First off, Dion is right. The point is to say to separatists: You take it or you leave it. And if you're leaving, you leave, not with some weasily deceptive questions. An end to blackmail. Further, "the constitutional architecture . . . is not complete." Bullshit. Aboslute bullshit. First, all but one of the MPs from Quebec voted for the Constitution. Just because some little provincial despot presiding over provincial powers didn't endorse the Federal constitution doesn't mean that the constitutional "architecture" is not complete (and who, other than an academic, would phrase things that way? Sure, it might look good in a paper to talk about constitutional structures and keystones and flying buttresses, but in the real world, it's just nonsense. To paraphrase Dion, Canada works better in practice than on paper. It's worked just fine since 1982, and our current Golden Age has happened even if the document isn't Iggy's perfect document.
Onwards:
Ignatieff: I go to small rooms in Saskatoon, I go to small rooms in Grand Prairie, Alberta, I go to small rooms in Alberta, I go to small rooms in Nova Scotia, and I'm asked this question and I talk about it. Never underestimate the good faith, the warm-heartedness, the generosity, the openness of the Canadian people, the willingness of Canadians to make our federation work and find ways -
Solomon: More generous than they were during the Meech Lake Accord?
Ignatieff: Never underestimate the Canadian people. Never underestimate their generosity. Never underestimate their openheartedness. Never underestimate their political courage. Remember one thing here. I was at the '68 convention where Trudeau was choosen as our leader. There wasn't a person in that room who if you'd asked them in '68 would have said that by 1982, we would have a repatriated Canadian Constitution with a Charter of Rights and Freedoms. The thing about politics is what seems completely impossible at one moment becomes possible later on, in conditions which we can't predict. And one of the reasons it becomes possible is we're a great people.
Such nonsense. First, he's doing his small rooms thing. As my blogging partner in crime has pointed out, what exactly does this mean? And second: "Never underestimate the Canadian people." WTF? That entire paragraph is nonsense. We weren't so "generous" during Meech and during Charlottown. My idea of national generousity certainly doesn't mean compromising the integrity of my country.

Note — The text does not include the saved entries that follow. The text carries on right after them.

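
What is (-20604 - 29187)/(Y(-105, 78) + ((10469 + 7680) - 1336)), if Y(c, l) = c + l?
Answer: -7113/2398 ≈ -2.9662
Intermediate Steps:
(-20604 - 29187)/(Y(-105, 78) + ((10469 + 7680) - 1336)) = (-20604 - 29187)/((-105 + 78) + ((10469 + 7680) - 1336)) = -49791/(-27 + (18149 - 1336)) = -49791/(-27 + 16813) = -49791/16786 = -49791*1/16786 = -7113/2398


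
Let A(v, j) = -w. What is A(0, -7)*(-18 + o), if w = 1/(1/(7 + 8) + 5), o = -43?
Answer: 915/76 ≈ 12.039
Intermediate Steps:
w = 15/76 (w = 1/(1/15 + 5) = 1/(76/15) = 15/76 ≈ 0.19737)
A(v, j) = -15/76 (A(v, j) = -1*15/76 = -15/76)
A(0, -7)*(-18 + o) = -15*(-18 - 43)/76 = -15/76*(-61) = 915/76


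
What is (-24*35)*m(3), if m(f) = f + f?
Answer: -5040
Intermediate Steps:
m(f) = 2*f
(-24*35)*m(3) = (-24*35)*(2*3) = -840*6 = -5040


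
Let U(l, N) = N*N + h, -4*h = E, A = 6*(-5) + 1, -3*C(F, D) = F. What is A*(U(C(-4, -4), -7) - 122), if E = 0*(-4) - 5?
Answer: 8323/4 ≈ 2080.8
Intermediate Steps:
C(F, D) = -F/3
A = -29 (A = -30 + 1 = -29)
E = -5 (E = 0 - 5 = -5)
h = 5/4 (h = -1/4*(-5) = 5/4 ≈ 1.2500)
U(l, N) = 5/4 + N**2 (U(l, N) = N*N + 5/4 = N**2 + 5/4 = 5/4 + N**2)
A*(U(C(-4, -4), -7) - 122) = -29*((5/4 + (-7)**2) - 122) = -29*((5/4 + 49) - 122) = -29*(201/4 - 122) = -29*(-287/4) = 8323/4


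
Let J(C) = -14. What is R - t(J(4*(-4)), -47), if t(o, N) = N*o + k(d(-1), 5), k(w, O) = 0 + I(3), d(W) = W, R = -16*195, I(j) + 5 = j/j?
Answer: -3774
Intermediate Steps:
I(j) = -4 (I(j) = -5 + j/j = -5 + 1 = -4)
R = -3120
k(w, O) = -4 (k(w, O) = 0 - 4 = -4)
t(o, N) = -4 + N*o (t(o, N) = N*o - 4 = -4 + N*o)
R - t(J(4*(-4)), -47) = -3120 - (-4 - 47*(-14)) = -3120 - (-4 + 658) = -3120 - 1*654 = -3120 - 654 = -3774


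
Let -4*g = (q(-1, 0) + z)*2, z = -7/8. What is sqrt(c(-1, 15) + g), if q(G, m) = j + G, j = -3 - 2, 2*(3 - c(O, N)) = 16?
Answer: 5*I/4 ≈ 1.25*I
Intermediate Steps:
c(O, N) = -5 (c(O, N) = 3 - 1/2*16 = 3 - 8 = -5)
j = -5
q(G, m) = -5 + G
z = -7/8 (z = -7*1/8 = -7/8 ≈ -0.87500)
g = 55/16 (g = -((-5 - 1) - 7/8)*2/4 = -(-6 - 7/8)*2/4 = -(-55)*2/32 = -1/4*(-55/4) = 55/16 ≈ 3.4375)
sqrt(c(-1, 15) + g) = sqrt(-5 + 55/16) = sqrt(-25/16) = 5*I/4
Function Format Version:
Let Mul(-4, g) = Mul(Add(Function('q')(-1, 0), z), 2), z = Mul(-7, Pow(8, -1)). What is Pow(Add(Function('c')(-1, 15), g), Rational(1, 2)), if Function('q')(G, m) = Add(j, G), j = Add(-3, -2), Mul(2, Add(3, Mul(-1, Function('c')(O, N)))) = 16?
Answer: Mul(Rational(5, 4), I) ≈ Mul(1.2500, I)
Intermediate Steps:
Function('c')(O, N) = -5 (Function('c')(O, N) = Add(3, Mul(Rational(-1, 2), 16)) = Add(3, -8) = -5)
j = -5
Function('q')(G, m) = Add(-5, G)
z = Rational(-7, 8) (z = Mul(-7, Rational(1, 8)) = Rational(-7, 8) ≈ -0.87500)
g = Rational(55, 16) (g = Mul(Rational(-1, 4), Mul(Add(Add(-5, -1), Rational(-7, 8)), 2)) = Mul(Rational(-1, 4), Mul(Add(-6, Rational(-7, 8)), 2)) = Mul(Rational(-1, 4), Mul(Rational(-55, 8), 2)) = Mul(Rational(-1, 4), Rational(-55, 4)) = Rational(55, 16) ≈ 3.4375)
Pow(Add(Function('c')(-1, 15), g), Rational(1, 2)) = Pow(Add(-5, Rational(55, 16)), Rational(1, 2)) = Pow(Rational(-25, 16), Rational(1, 2)) = Mul(Rational(5, 4), I)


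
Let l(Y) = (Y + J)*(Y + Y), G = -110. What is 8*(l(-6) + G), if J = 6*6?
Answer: -3760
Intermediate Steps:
J = 36
l(Y) = 2*Y*(36 + Y) (l(Y) = (Y + 36)*(Y + Y) = (36 + Y)*(2*Y) = 2*Y*(36 + Y))
8*(l(-6) + G) = 8*(2*(-6)*(36 - 6) - 110) = 8*(2*(-6)*30 - 110) = 8*(-360 - 110) = 8*(-470) = -3760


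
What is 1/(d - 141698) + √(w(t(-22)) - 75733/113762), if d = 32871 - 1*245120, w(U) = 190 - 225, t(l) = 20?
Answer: -1/353947 + I*√461578280086/113762 ≈ -2.8253e-6 + 5.9721*I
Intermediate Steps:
w(U) = -35
d = -212249 (d = 32871 - 245120 = -212249)
1/(d - 141698) + √(w(t(-22)) - 75733/113762) = 1/(-212249 - 141698) + √(-35 - 75733/113762) = 1/(-353947) + √(-35 - 75733*1/113762) = -1/353947 + √(-35 - 75733/113762) = -1/353947 + √(-4057403/113762) = -1/353947 + I*√461578280086/113762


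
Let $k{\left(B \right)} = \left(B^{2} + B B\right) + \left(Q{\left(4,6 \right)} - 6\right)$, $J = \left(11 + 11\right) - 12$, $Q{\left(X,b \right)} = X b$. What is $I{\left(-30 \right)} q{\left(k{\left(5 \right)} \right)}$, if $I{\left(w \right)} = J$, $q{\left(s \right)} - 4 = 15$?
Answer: $190$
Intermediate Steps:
$J = 10$ ($J = 22 - 12 = 10$)
$k{\left(B \right)} = 18 + 2 B^{2}$ ($k{\left(B \right)} = \left(B^{2} + B B\right) + \left(4 \cdot 6 - 6\right) = \left(B^{2} + B^{2}\right) + \left(24 - 6\right) = 2 B^{2} + 18 = 18 + 2 B^{2}$)
$q{\left(s \right)} = 19$ ($q{\left(s \right)} = 4 + 15 = 19$)
$I{\left(w \right)} = 10$
$I{\left(-30 \right)} q{\left(k{\left(5 \right)} \right)} = 10 \cdot 19 = 190$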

It doesn't mean bowing and scraping to a few separatist traitors who harbour resentment for every wrong allegely visted upon them by virtue of their place in the Canadian nation.
And hearing some guy who's been out of the country for 30 years give a lecture on the Canadian people is also nonsense.
And then: He can't even answer the "what if Alberta says it's a nation?" question, which I think is the very logical extension of his nonsensical position on national unity.
Ignatieff: Let's, let's remember what we, what we have in common and reinforce what we have in common: the equality of our citizenship, the equality of all the provinces and territories who form our federation. Those bedrocks of our constitutional reality must never change and would never change under my leadership. The issue for us is how we recognize another thing, which is constitutive of our country and has been for forever. Namely, that we're, we're composed of collective groups who have strong collective identities. It's for those groups and for our country to work out a discussion about who those are. But we've already acknowledged -
Solomon: But this isn't a Joe Clark community of communities, is it?
Ignatieff: No, it's not. It's not - it's absolutely not. It's not because we're held together by a spine of equal citizenship. We're held together by the equality of provinces.
Iggy would be a disaster. In so many ways.